Paris has been always linked to the current fashion in clothing and personal attire. Tourists are also attracted to its world-famous gastronomy. In the field of the mysterious and unusual, Paris has been covered by a cloak of mystery, mysticism and superrealism.

In the dark alleys of the city of light, a horror fan explorer could find werewolves and vampires among many other mythical creatures. Making Paris, one of the places to keep an eye on at that times when you want to “believe”.

Vampires are mythical creatures that have terrorized humanity since ancient times, even though their existence has been questioned for centuries. However, there are investigations around them that show some allegedly “real” cases.

Of the most outstanding cases, the four most famous are, Vlad Tepes, Jure Grando, Elizabeth Bathory and Enriqueta Martí Ripollés. Which ones seem more interesting? The parisian vampires, of course.

Just to name one of the most famous, there was Vlad Tepes, who was the fruit of the savage war that took place at the beginning of the Modern Age, in the Balkans, with the Turkish willing to conquer all of Eastern Europe.

Known by his enemies as “the Impaler”, this sadistic prince of Wallachia, on the southern area of Romania, became famous for his battles against the Ottoman Empire in the fifteenth century and for making torture a hobby. His infamous legend inspired Irish writer Bram Stoker to create Count Dracula, the most famous of all vampires in literature.

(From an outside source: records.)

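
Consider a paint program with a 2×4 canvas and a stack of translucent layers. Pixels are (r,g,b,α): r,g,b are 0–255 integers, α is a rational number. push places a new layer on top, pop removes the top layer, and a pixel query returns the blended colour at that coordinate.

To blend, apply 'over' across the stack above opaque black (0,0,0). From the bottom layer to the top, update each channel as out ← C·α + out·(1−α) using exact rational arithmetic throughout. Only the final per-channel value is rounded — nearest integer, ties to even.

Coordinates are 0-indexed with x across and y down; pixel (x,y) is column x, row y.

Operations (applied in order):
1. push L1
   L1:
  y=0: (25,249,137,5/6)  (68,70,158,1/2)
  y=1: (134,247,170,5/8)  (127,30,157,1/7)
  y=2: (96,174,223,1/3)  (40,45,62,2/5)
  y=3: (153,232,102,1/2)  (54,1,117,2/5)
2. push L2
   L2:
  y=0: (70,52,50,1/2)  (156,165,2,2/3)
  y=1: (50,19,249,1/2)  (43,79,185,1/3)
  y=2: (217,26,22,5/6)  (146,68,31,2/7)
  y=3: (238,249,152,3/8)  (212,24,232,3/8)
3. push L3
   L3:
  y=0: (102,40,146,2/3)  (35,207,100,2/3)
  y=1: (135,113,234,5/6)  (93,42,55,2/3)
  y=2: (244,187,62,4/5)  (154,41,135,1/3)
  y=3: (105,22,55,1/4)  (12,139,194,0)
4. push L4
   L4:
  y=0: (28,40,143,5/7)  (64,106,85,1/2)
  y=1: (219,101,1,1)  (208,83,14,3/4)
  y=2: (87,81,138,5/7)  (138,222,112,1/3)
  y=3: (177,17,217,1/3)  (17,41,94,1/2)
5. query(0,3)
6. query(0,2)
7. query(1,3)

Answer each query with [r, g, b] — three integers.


(0,3) stack=L1,L2,L3,L4; from [0,0,0]:
after L1 α=1/2: [153/2, 116, 51]
after L2 α=3/8: [2193/16, 1327/8, 711/8]
after L3 α=1/4: [8259/64, 4157/32, 2573/32]
after L4 α=1/3: [4641/32, 4429/48, 2015/16]
rounded: [145, 92, 126]

(0,2) stack=L1,L2,L3,L4; from [0,0,0]:
+L1 (α=1/3) → [32, 58, 223/3]
+L2 (α=5/6) → [1117/6, 94/3, 553/18]
+L3 (α=4/5) → [6973/30, 2338/15, 5017/90]
+L4 (α=5/7) → [13498/105, 10751/105, 36067/315]
→ [129, 102, 114]

(1,3) stack=L1,L2,L3,L4; from [0,0,0]:
after L1 α=2/5: [108/5, 2/5, 234/5]
after L2 α=3/8: [93, 37/4, 465/4]
after L3 α=0: [93, 37/4, 465/4]
after L4 α=1/2: [55, 201/8, 841/8]
= [55, 25, 105]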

So, a museum dedicated to vampires in the neighborhood of Les Lilas sounds contradictory to this howling character. But, if curiosity invades and gets the best of you, make sure that on the next visit to Paris, you enter the world of the unknown by visiting the Museum of Vampires.

Les Lilas Neighborhood

It’s a sector in the outskirts of Paris that by the 18th century was characterized by having lilac fields, orchards vineyards and forests. That dream scenario was changing as urban development came: buildings, commercial development, small businesses, and now the government has made the Les Lilas neighborhood a place of tranquility again with a touch of Lilacs in its parks and gardens.

The Vampire Museum

The collection that the visitor will find is based on a great library full of information, paintings, relics, movie posters, etc. All based on this bloodthirsty character. The host is Jacques Sirgent, to whom you can turn to get all the answers to your questions about vampires and their relationship with France.

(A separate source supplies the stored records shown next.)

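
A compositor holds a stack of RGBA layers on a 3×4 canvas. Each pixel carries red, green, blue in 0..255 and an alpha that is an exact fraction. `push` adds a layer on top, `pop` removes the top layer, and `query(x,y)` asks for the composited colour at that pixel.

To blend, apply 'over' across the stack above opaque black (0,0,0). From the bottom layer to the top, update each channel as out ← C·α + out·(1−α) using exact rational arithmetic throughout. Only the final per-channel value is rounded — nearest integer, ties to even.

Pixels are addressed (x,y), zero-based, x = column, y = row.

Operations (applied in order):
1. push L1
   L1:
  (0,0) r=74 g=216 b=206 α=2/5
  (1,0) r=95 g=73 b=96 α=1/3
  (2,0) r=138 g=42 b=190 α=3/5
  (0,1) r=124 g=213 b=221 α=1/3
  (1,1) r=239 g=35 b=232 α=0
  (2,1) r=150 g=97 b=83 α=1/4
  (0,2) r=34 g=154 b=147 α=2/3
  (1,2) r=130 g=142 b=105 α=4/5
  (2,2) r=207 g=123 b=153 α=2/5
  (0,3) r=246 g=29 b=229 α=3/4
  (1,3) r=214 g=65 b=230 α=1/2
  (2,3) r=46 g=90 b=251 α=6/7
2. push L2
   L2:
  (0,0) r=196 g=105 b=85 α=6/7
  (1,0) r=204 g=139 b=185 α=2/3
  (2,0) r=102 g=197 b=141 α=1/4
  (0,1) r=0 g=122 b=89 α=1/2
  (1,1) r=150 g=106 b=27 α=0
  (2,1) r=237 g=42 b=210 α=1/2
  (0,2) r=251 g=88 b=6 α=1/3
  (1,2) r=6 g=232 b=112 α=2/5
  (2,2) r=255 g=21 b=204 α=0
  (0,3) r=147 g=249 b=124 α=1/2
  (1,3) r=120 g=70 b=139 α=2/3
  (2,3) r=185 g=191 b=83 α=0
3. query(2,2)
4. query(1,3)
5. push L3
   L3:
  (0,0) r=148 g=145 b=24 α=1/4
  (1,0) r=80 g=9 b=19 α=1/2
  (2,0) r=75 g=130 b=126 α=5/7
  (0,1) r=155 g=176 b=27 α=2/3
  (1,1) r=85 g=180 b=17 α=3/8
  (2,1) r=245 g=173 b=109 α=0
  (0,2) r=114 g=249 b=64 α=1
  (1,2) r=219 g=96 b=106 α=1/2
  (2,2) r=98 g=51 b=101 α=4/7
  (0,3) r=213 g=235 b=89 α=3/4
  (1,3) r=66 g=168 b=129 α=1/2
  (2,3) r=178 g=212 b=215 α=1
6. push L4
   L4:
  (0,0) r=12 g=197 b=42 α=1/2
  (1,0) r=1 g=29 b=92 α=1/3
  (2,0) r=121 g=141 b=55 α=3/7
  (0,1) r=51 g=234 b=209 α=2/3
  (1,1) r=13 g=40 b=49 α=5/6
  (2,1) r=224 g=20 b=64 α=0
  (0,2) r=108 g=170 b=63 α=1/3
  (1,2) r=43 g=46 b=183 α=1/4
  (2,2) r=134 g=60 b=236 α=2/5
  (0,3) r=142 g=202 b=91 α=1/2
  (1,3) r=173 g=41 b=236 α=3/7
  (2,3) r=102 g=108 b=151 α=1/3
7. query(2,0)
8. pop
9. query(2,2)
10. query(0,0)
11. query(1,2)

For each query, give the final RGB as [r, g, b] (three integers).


query (2,2) [L1,L2] — begin 0,0,0
+L1 (α=2/5) → [414/5, 246/5, 306/5]
+L2 (α=0) → [414/5, 246/5, 306/5]
→ [83, 49, 61]

at x=1,y=3 over L1,L2:
L1 α=1/2: [107, 65/2, 115]
L2 α=2/3: [347/3, 115/2, 131]
rounded: [116, 58, 131]

query (2,0) [L1,L2,L3,L4] — begin 0,0,0
L1 α=3/5: [414/5, 126/5, 114]
L2 α=1/4: [438/5, 1363/20, 483/4]
L3 α=5/7: [393/5, 7863/70, 249/2]
L4 α=3/7: [3387/35, 30531/245, 663/7]
→ [97, 125, 95]

(2,2) stack=L1,L2,L3; from [0,0,0]:
after L1 α=2/5: [414/5, 246/5, 306/5]
after L2 α=0: [414/5, 246/5, 306/5]
after L3 α=4/7: [3202/35, 1758/35, 2938/35]
→ [91, 50, 84]

(0,0) stack=L1,L2,L3; from [0,0,0]:
+L1 (α=2/5) → [148/5, 432/5, 412/5]
+L2 (α=6/7) → [6028/35, 3582/35, 2962/35]
+L3 (α=1/4) → [5816/35, 15821/140, 4863/70]
rounded: [166, 113, 69]

query (1,2) [L1,L2,L3] — begin 0,0,0
after L1 α=4/5: [104, 568/5, 84]
after L2 α=2/5: [324/5, 4024/25, 476/5]
after L3 α=1/2: [1419/10, 3212/25, 503/5]
rounded: [142, 128, 101]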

The museum is open from 12:30 to 20:00 for a maximum of 10 people upon prior reservation. The charm of visiting the neighborhood of Les Liles will be pleasantly balanced with a touch of mystery in the Museum of Vampires.

The museum is installed in a large room on a family home where the former English teacher, now on his fifties and with gray hair, has arranged the pieces of his personal collection: dozens of strange books, almost 400 films, some in pirated editions (but to be honest, who cares?), posters and a variety of objects that evoke legends of vampires.